Robert W. Nelson, a senior scientist associated with the Union of Concerned Scientists, said yesterday that the studies "dramatically undercut the prime justification for having to rebuild the existing stockpile." The core plutonium component "will not need to be replaced for 50 years or more."
NNSA officials said yesterday that they do not agree that the plutonium findings mean that the RRW program does not need to go forward. "Plutonium aging is but one variable that can affect overall system reliability," the NNSA statement said. Brooks added: "It is now clear that although plutonium aging contributes, other factors control the overall life expectancy of nuclear weapons systems."

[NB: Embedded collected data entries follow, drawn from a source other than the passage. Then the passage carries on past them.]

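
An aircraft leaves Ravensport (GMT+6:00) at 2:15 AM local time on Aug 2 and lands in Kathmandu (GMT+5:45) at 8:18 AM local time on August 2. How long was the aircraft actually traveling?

6 hours 18 minutes

Departure in UTC: 2:15 AM − 6:00 = 8:15 PM on Aug 1.
Arrival in UTC: 8:18 AM − 5:45 = 2:33 AM on Aug 2.
Elapsed = 2:33 AM − 8:15 PM (+1 day) = 6 hours 18 minutes.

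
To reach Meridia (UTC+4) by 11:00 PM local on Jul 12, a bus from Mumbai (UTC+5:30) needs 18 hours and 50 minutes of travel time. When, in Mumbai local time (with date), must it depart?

5:40 AM on July 12

Target arrival in UTC: 11:00 PM − 4:00 = 7:00 PM on Jul 12.
Subtract 18 hours and 50 minutes → departure 12:10 AM UTC on Jul 12.
Mumbai is UTC+5:30: 12:10 AM + 5:30 = 5:40 AM on Jul 12.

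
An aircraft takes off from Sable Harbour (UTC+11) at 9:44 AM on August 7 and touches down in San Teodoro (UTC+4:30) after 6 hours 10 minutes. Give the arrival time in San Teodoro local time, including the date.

Convert departure to UTC: 9:44 AM − 11:00 = 10:44 PM UTC on Aug 6.
Add 6 hours 10 minutes travel time → 4:54 AM UTC (Aug 7).
San Teodoro is UTC+4:30, so local arrival = 4:54 AM + 4:30 = 9:24 AM on Aug 7.

9:24 AM on August 7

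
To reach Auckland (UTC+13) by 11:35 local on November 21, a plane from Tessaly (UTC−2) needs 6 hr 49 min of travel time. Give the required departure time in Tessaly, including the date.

Target arrival in UTC: 11:35 − 13:00 = 22:35 on Nov 20.
Subtract 6 hours 49 minutes → departure 15:46 UTC on Nov 20.
Tessaly is UTC−2:00: 15:46 − 2:00 = 13:46 on Nov 20.

13:46 on Nov 20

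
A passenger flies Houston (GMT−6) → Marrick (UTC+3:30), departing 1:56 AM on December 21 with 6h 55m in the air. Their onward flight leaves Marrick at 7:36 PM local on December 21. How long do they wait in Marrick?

Convert departure to UTC: 1:56 AM + 6:00 = 7:56 AM UTC on Dec 21.
Add 6 hours and 55 minutes flight time → 2:51 PM UTC.
Marrick is UTC+3:30, so local arrival = 2:51 PM + 3:30 = 6:21 PM on Dec 21.
Layover = 7:36 PM − 6:21 PM = 1 hour 15 minutes.

1 hour 15 minutes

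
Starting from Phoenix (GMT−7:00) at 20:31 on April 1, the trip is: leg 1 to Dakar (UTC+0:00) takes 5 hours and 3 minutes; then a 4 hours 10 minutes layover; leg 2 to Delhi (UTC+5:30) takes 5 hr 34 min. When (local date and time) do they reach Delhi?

Convert departure to UTC: 20:31 + 7:00 = 03:31 UTC on Apr 2.
Add 5 hours and 3 minutes leg 1 → 08:34 UTC.
Add 4 hours and 10 minutes layover in Dakar → 12:44 UTC.
Add 5 hours and 34 minutes leg 2 → 18:18 UTC.
Delhi is UTC+5:30, so local arrival = 18:18 + 5:30 = 23:48 on Apr 2.

23:48 on April 2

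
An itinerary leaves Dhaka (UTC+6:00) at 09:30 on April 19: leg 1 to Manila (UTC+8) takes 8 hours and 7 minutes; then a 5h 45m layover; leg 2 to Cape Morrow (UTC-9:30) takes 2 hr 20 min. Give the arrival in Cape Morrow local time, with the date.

10:12 on April 19

Convert departure to UTC: 09:30 − 6:00 = 03:30 UTC on Apr 19.
Add 8 hours and 7 minutes leg 1 → 11:37 UTC.
Add 5 hours and 45 minutes layover in Manila → 17:22 UTC.
Add 2 hours and 20 minutes leg 2 → 19:42 UTC.
Cape Morrow is UTC−9:30, so local arrival = 19:42 − 9:30 = 10:12 on Apr 19.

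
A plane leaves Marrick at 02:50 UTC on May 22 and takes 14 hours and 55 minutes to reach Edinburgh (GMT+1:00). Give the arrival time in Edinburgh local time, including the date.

Departure is given in UTC: 02:50 on May 22.
Add 14 hours and 55 minutes → 17:45 UTC.
Edinburgh is UTC+1:00: 17:45 + 1:00 = 18:45 on May 22.

18:45 on May 22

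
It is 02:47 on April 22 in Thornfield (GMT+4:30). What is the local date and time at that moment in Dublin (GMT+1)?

23:17 on Apr 21

Dublin is 3:30 behind Thornfield.
Shift by the zone difference: 02:47 − 3:30 = 23:17 on Apr 21 in Dublin.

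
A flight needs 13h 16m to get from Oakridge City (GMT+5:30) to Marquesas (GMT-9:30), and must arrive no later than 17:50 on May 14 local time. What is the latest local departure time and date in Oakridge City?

19:34 on May 14

Target arrival in UTC: 17:50 + 9:30 = 03:20 on May 15.
Subtract 13 hours 16 minutes → departure 14:04 UTC on May 14.
Oakridge City is UTC+5:30: 14:04 + 5:30 = 19:34 on May 14.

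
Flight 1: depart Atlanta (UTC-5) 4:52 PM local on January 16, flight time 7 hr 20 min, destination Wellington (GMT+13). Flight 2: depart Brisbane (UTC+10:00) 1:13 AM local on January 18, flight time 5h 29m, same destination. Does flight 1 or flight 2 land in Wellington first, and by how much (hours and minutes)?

Flight 1 in UTC: 4:52 PM + 5:00 = 9:52 PM on Jan 16.
+7 hours 20 minutes → arrive 5:12 AM UTC on Jan 17.
Flight 2 in UTC: 1:13 AM − 10:00 = 3:13 PM on Jan 17.
+5 hours and 29 minutes → arrive 8:42 PM UTC on Jan 17.
Flight 1 lands earlier by 15 hours 30 minutes.

the first, by 15 hours 30 minutes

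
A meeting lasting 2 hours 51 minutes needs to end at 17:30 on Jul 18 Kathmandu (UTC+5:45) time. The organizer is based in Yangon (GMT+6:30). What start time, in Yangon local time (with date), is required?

15:24 on July 18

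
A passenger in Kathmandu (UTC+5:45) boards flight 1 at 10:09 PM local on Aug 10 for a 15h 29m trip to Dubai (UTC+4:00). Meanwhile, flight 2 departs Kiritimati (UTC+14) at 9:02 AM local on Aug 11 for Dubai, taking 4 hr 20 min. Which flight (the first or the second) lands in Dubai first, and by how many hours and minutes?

the second, by 8 hours 31 minutes

Flight 1 in UTC: 10:09 PM − 5:45 = 4:24 PM on Aug 10.
+15 hours and 29 minutes → arrive 7:53 AM UTC on Aug 11.
Flight 2 in UTC: 9:02 AM − 14:00 = 7:02 PM on Aug 10.
+4 hours 20 minutes → arrive 11:22 PM UTC on Aug 10.
Flight 2 lands earlier by 8 hours 31 minutes.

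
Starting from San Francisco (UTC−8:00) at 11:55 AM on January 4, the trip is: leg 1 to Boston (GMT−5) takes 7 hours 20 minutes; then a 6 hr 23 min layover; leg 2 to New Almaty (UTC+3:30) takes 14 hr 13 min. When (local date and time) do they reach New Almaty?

Convert departure to UTC: 11:55 AM + 8:00 = 7:55 PM UTC on Jan 4.
Add 7 hours 20 minutes leg 1 → 3:15 AM UTC (Jan 5).
Add 6 hours and 23 minutes layover in Boston → 9:38 AM UTC.
Add 14 hours and 13 minutes leg 2 → 11:51 PM UTC.
New Almaty is UTC+3:30, so local arrival = 11:51 PM + 3:30 = 3:21 AM on Jan 6.

3:21 AM on Jan 6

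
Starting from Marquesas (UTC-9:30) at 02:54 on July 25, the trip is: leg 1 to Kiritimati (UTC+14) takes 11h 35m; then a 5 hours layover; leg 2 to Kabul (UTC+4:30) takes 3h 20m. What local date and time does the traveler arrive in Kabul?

12:49 on July 26

Convert departure to UTC: 02:54 + 9:30 = 12:24 UTC on Jul 25.
Add 11 hours 35 minutes leg 1 → 23:59 UTC.
Add 5 hours layover in Kiritimati → 04:59 UTC (Jul 26).
Add 3 hours and 20 minutes leg 2 → 08:19 UTC.
Kabul is UTC+4:30, so local arrival = 08:19 + 4:30 = 12:49 on Jul 26.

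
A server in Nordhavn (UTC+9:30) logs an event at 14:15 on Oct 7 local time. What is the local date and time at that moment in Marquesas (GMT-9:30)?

19:15 on October 6

In UTC: 14:15 − 9:30 = 04:45 on Oct 7.
Marquesas is UTC−9:30: 04:45 − 9:30 = 19:15 on Oct 6.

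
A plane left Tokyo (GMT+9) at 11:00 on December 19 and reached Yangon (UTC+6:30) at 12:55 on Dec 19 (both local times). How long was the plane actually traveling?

4 hours 25 minutes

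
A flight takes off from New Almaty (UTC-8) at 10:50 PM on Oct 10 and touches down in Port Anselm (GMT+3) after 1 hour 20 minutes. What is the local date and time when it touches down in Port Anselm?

11:10 AM on Oct 11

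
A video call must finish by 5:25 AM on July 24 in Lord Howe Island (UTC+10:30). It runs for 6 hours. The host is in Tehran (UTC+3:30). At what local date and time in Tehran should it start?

Target end time in UTC: 5:25 AM − 10:30 = 6:55 PM on Jul 23.
Subtract 6 hours → start 12:55 PM UTC on Jul 23.
Tehran is UTC+3:30: 12:55 PM + 3:30 = 4:25 PM on Jul 23.

4:25 PM on July 23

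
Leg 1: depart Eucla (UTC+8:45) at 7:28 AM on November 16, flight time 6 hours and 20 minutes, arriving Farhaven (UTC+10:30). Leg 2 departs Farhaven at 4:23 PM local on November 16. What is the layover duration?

Convert departure to UTC: 7:28 AM − 8:45 = 10:43 PM UTC on Nov 15.
Add 6 hours 20 minutes flight time → 5:03 AM UTC (Nov 16).
Farhaven is UTC+10:30, so local arrival = 5:03 AM + 10:30 = 3:33 PM on Nov 16.
Layover = 4:23 PM − 3:33 PM = 50 minutes.

50 minutes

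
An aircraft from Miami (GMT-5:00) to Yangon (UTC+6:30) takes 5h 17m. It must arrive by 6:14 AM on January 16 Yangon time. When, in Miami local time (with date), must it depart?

Target arrival in UTC: 6:14 AM − 6:30 = 11:44 PM on Jan 15.
Subtract 5 hours 17 minutes → departure 6:27 PM UTC on Jan 15.
Miami is UTC−5:00: 6:27 PM − 5:00 = 1:27 PM on Jan 15.

1:27 PM on January 15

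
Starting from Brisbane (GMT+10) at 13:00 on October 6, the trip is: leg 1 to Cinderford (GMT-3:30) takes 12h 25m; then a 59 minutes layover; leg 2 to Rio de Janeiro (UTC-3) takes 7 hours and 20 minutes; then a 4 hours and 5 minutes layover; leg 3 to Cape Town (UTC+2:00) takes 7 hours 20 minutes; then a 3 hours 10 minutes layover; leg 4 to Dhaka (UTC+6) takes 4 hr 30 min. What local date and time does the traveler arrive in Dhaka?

Convert departure to UTC: 13:00 − 10:00 = 03:00 UTC on Oct 6.
Add 12 hours 25 minutes leg 1 → 15:25 UTC.
Add 59 minutes layover in Cinderford → 16:24 UTC.
Add 7 hours 20 minutes leg 2 → 23:44 UTC.
Add 4 hours 5 minutes layover in Rio de Janeiro → 03:49 UTC (Oct 7).
Add 7 hours 20 minutes leg 3 → 11:09 UTC.
Add 3 hours and 10 minutes layover in Cape Town → 14:19 UTC.
Add 4 hours 30 minutes leg 4 → 18:49 UTC.
Dhaka is UTC+6:00, so local arrival = 18:49 + 6:00 = 00:49 on Oct 8.

00:49 on October 8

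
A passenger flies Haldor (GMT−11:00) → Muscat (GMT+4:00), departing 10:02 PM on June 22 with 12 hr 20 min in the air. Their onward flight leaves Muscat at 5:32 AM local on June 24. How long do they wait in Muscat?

4 hours 10 minutes

Convert departure to UTC: 10:02 PM + 11:00 = 9:02 AM UTC on Jun 23.
Add 12 hours and 20 minutes flight time → 9:22 PM UTC.
Muscat is UTC+4:00, so local arrival = 9:22 PM + 4:00 = 1:22 AM on Jun 24.
Layover = 5:32 AM − 1:22 AM = 4 hours 10 minutes.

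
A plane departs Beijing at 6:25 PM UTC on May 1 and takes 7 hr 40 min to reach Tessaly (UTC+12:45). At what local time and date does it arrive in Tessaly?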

When Hobson first proposed the RRW program three years ago, it was designed to replace the Bush administration's proposal to study a possible nuclear "bunker buster" to go after underground fortified shelters or to look at new effects from nuclear devices that would destroy chemical or biological agents. Instead, Hobson wanted to rebuild the nonnuclear parts of the current stockpile to make the components safer, more secure and more reliable.
The administration then adopted RRW and by this year turned it into a program that would lead within 20 years to a new generation of nuclear weapons based on old tested designs, which would not require restarting an underground testing program. Los Alamos and Livermore are working on competing RRW designs with a winner expected to be selected soon.